Redebeitrag der Stadträtin Franziska Riekewald zur Ratsversammlung 16.6.2022, TOP 18.4 "Ansiedlung und Erweiterung bedeutender Einrichtungen aus Bildung, Wissenschaft und Medizin in Leipzig - Grundstückstauschvertrag Freistaat Sachsen und Stadt Leipzig"

Stadträtin Franziska Riekewald

Es gilt das gesprochene Wort.

 

Sehr geehrter Herr Oberbürgermeister, werte Stadträtinnen und Stadträte, liebe Gäste,

eins vornweg: Auch wir als LINKE sehen die guten Aspekte des Grundstücks-Tauschgeschäftes. Ja, wir wissen, dass der Freistaat 3-stellige Millionenbeträge in Standorte in Leipzig investieren will. Wir wissen auch, dass der Freistaat kein „normaler“ Investor ist, sondern ein gleichgesinnter Partner. Nichts desotrotz wissen wir auch, dass der Freistaat vor allem auf seine Interessen bedacht ist. Als Sachsen verlangen wir dies sogar. Immerhin ist auch er gegenüber dem Landtag rechenschaftspflichtig. Wir hier im Stadtrat sollten dies also auch tun und die Interessen der Stadt Leipzig vertreten. Nur so kann ein Vertrag entstehen, wo sich beide Vertragspartner auf Augenhöhe begegnen. Ich sage nicht, dass diese in den jahrelangen Verhandlungen nicht passiert ist, ich sehe aber auch, dass die Änderungswünsche, welche u.a. durch mich schon vor 1,5 Jahren gegenüber der städtischen Verwaltung kommuniziert wurden quasi kaum Eingang in den Vertrag gefunden haben. So haben wir als LINKE immer wieder gefordert, dass es doch sehr sinnvoll für die Stadtentwicklung wäre, wenn wir innenstadtnahe Grundstücke abgeben, dass wir dann auch innenstadtnahe Grundstücke erhalten.

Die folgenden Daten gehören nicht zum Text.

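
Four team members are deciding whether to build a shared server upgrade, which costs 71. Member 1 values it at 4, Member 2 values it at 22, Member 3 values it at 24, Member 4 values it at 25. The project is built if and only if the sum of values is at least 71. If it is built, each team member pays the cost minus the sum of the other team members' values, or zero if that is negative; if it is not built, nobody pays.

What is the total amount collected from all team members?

59

Total value 75 ≥ cost 71, so it is built.
Member 1: others sum to 71; max(0, 71 - 71) = 0.
Member 2: others sum to 53; max(0, 71 - 53) = 18.
Member 3: others sum to 51; max(0, 71 - 51) = 20.
Member 4: others sum to 50; max(0, 71 - 50) = 21.
Total collected = 0 + 18 + 20 + 21 = 59.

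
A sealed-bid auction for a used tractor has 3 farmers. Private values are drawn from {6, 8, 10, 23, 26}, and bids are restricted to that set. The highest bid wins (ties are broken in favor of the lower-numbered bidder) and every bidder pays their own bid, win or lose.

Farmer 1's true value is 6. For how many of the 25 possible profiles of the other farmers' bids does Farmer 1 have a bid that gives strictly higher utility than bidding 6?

Others bid (6, 8): truth gives -6; bid 8 gives -2 > -6. Violating.
Others bid (6, 10): truth gives -6; bid 10 gives -4 > -6. Violating.
Others bid (8, 6): truth gives -6; bid 8 gives -2 > -6. Violating.
Others bid (8, 8): truth gives -6; bid 8 gives -2 > -6. Violating.
Others bid (6, 6): truth gives 0; no alternative beats it.
Others bid (6, 23): truth gives -6; no alternative beats it.
(Checking all 25 profiles: 8 have a profitable deviation, 17 do not.)

8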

Gut, diese Dinge sind jetzt nicht mehr zu heilen. Kommen wir also konkret zur heutige Vorlage. Hier sollen wir in einem Beschlusspunkt den endverhandelten Vertrag zustimmen. Mmh, dass dieser Vertrag der Vorlage allerdings gar nicht angehängt wurde, fiel nur den wenigsten Stadträtinnen auf. Viele Anrufe später, wurde dieser Vertrag immerhin schon letzte Woche Mittwoch – 1 ganze Woche vor der Beschlussfassung – uns nun endlich zugänglich gemacht. Warum allerdings nur dem Stadtrat und nicht der allgemeinen Öffentlichkeit habe ich bisher nicht verstanden. Hier geht es um ein Grundstücktauschgeschäft zwischen zwei öffentlichen Institutionen, welche beide mit Steuergeldern agieren. Ich denke, da ist es da gute Recht der Steuerzahler auch in den Vertrag reinzuschauen, was hier mit ihrem Geld angestellt wird.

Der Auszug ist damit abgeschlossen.